Akinananti
akinananti
Mot shipibo-konibo que l'artiste Chonon Bensho et son mari Pedro Favaron glosent par : le travail fait ensemble, avec amour et joie, qui ne poursuit pas de fins égoïstes mais cherche le bien de tous. Ce n'est pas une méthode pour produire mieux à plusieurs : l'amour et la joie (l'affect) et le bien commun (la fin) ne sont pas ajoutés à la tâche, ils la constituent. Le mot suppose un monde fait de sujets en relation — « nul n'est dans la solitude » — et non un stock d'objets inertes à prélever.

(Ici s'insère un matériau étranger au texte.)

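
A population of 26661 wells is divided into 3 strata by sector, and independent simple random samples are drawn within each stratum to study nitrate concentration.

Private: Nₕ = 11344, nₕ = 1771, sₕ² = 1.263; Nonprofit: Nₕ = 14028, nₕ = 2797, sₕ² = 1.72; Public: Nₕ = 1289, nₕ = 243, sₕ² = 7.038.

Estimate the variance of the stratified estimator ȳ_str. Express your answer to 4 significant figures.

Var(ȳ_str) = Σₕ Wₕ²(1 − fₕ)sₕ²/nₕ with Wₕ = Nₕ/N, N = 26661.
Private: Wₕ = 0.42549042; term = 0.42549042²·(1 − 0.15611777)·1.263/1771 = 1.0895476 × 10^-4.
Nonprofit: Wₕ = 0.52616181; term = 0.52616181²·(1 − 0.19938694)·1.72/2797 = 1.3630045 × 10^-4.
Public: Wₕ = 0.04834777; term = 0.04834777²·(1 − 0.18851823)·7.038/243 = 5.4938237 × 10^-5.
Sum = 3.0019345 × 10^-4.

3.002 × 10^-4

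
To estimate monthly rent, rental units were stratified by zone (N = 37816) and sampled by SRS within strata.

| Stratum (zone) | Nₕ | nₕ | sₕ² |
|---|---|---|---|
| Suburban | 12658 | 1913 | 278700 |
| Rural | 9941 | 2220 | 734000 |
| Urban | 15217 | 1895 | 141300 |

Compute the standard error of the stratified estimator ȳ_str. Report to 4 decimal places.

6.4940

Var(ȳ_str) = Σₕ Wₕ²(1 − fₕ)sₕ²/nₕ with Wₕ = Nₕ/N, N = 37816.
Suburban: Wₕ = 0.33472604; term = 0.33472604²·(1 − 0.15112972)·278700/1913 = 13.856142.
Rural: Wₕ = 0.26287815; term = 0.26287815²·(1 − 0.22331757)·734000/2220 = 17.745798.
Urban: Wₕ = 0.40239581; term = 0.40239581²·(1 − 0.12453177)·141300/1895 = 10.570128.
Sum = 42.172068.
SE = √(42.172068) = 6.4940.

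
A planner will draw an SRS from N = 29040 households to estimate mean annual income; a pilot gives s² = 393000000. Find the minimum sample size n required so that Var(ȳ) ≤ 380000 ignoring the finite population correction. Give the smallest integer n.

1035

Without fpc, n₀ = s²/D = 393000000/380000 = 1034.2105.
Rounding up, n = 1035.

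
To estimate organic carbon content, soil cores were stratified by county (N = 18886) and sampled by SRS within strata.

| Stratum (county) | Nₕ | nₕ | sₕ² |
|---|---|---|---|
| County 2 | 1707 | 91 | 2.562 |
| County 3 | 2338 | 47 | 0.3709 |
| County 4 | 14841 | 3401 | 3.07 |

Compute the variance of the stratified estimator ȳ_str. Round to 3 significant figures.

Var(ȳ_str) = Σₕ Wₕ²(1 − fₕ)sₕ²/nₕ with Wₕ = Nₕ/N, N = 18886.
County 2: Wₕ = 0.09038441; term = 0.09038441²·(1 − 0.05330990)·2.562/91 = 2.177372 × 10^-4.
County 3: Wₕ = 0.12379540; term = 0.12379540²·(1 − 0.02010265)·0.3709/47 = 1.1850825 × 10^-4.
County 4: Wₕ = 0.78582018; term = 0.78582018²·(1 − 0.22916246)·3.07/3401 = 4.2967587 × 10^-4.
Sum = 7.6592132 × 10^-4.

7.66 × 10^-4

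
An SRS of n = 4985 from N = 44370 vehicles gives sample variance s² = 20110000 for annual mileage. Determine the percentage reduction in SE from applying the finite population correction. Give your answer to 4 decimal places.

5.7849

f = n/N = 4985/44370 = 0.11235069.
SE_no-fpc = √(s²/n) = 63.514583; SE_fpc = √((1−f)s²/n) = 59.840355.
Ratio = √(1−f) = 0.94215143. Reduction = 100·(1 − 0.94215143) = 5.7849%.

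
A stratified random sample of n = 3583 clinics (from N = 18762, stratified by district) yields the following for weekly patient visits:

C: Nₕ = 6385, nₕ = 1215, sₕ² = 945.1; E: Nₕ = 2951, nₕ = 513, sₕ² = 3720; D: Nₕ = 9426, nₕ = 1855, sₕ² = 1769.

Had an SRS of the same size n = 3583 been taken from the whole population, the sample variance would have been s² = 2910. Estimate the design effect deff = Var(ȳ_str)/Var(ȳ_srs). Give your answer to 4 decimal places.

0.6308

Var(ȳ_str) = Σ Wₕ²(1−fₕ)sₕ²/nₕ with Wₕ = Nₕ/18762:
  C: (6385/18762)²·(1−1215/6385)·945.1/1215 = 0.072944855
  E: (2951/18762)²·(1−513/2951)·3720/513 = 0.14820751
  D: (9426/18762)²·(1−1855/9426)·1769/1855 = 0.19333315
  → Var(ȳ_str) = 0.41448552.
Var(ȳ_srs) = (1 − 3583/18762)·2910/3583 = 0.65706784.
deff = 0.41448552 / 0.65706784 = 0.6308.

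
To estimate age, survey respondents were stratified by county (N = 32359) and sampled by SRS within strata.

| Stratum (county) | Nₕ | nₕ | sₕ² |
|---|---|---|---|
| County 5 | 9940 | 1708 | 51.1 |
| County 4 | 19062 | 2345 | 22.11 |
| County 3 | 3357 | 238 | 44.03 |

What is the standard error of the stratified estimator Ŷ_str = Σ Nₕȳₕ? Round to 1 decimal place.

Var(Ŷ_str) = Σₕ Nₕ²(1 − fₕ)sₕ²/nₕ.
County 5: 9940²·(1 − 1708/9940)·51.1/1708 = 2.4480753 × 10^6.
County 4: 19062²·(1 − 2345/19062)·22.11/2345 = 3.0045034 × 10^6.
County 3: 3357²·(1 − 238/3357)·44.03/238 = 1.9370394 × 10^6.
Sum = 7.3896181 × 10^6.
SE = √(7.3896181 × 10^6) = 2718.4.

2718.4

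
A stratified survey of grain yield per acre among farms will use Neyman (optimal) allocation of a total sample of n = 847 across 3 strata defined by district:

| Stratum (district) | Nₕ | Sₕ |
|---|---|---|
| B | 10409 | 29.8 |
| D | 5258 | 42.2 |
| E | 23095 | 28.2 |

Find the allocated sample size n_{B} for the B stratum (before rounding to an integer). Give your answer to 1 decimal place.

222.0

Neyman allocation: nₕ = n·NₕSₕ / Σⱼ NⱼSⱼ.
Σ NⱼSⱼ = 10409·29.8 + 5258·42.2 + 23095·28.2 = 1.1833548 × 10^6.
n_{B} = 847·10409·29.8 / (1.1833548 × 10^6) = 222.0.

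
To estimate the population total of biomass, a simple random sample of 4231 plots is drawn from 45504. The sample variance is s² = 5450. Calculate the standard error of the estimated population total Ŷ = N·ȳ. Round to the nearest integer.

Var(Ŷ) = N²·Var(ȳ) = N²·(1 − n/N)·s²/n.
f = 4231/45504 = 0.09298084; Var(ȳ) = 0.90701916·5450/4231 = 1.1683419.
Var(Ŷ) = 45504² · 1.1683419 = 2.4191851 × 10^9.
SE(Ŷ) = √(2.4191851 × 10^9) = 49185.

49185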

In the Shipibo language we use the word akinananti to describe work that is done together with love and joy, work that does not pursue selfish ends but seeks the benefit of all.
Akinananti tient en un mot ce que le français éparpille en plusieurs — « collaboration », « entraide », « bénévolat » — sans qu’aucun ne le dise entier. Chonon Bensho, artiste shipibo-konibo de Santa Clara de Yarinacocha, le glose avec son mari Pedro Favaron : le travail qu’on fait ensemble, avec amour et joie, qui ne cherche pas son profit mais le bien de tous.
Le mot ne décrit pas une organisation efficace du labeur. Il nomme un travail dont l’affect — l’amour, la joie — et la finalité — le bien commun — sont constitutifs : ôtez-les, et ce n’est plus akinananti. Il suppose, en amont, un monde où « tous les êtres vivants viennent d’une source commune et participent d’un réseau de relations enchevêtré ». Là, travailler n’est pas prélever sur des choses inertes, mais épaissir des liens entre sujets.
À distinguer de l’entraide au sens biologique (Kropotkine, ses héritiers) : celle-ci se justifie par la survie, comme stratégie retenue du vivant. Akinananti ne s’appuie ni sur la survie ni sur le rendement ; il présuppose un cosmos de personnes et fait de la joie sa forme. La ressemblance vient après la différence. À rapprocher plutôt du kené et du puhpowee : trois mots qui supposent, chacun à sa manière, un vivant qui agit — non une matière qu’on subit.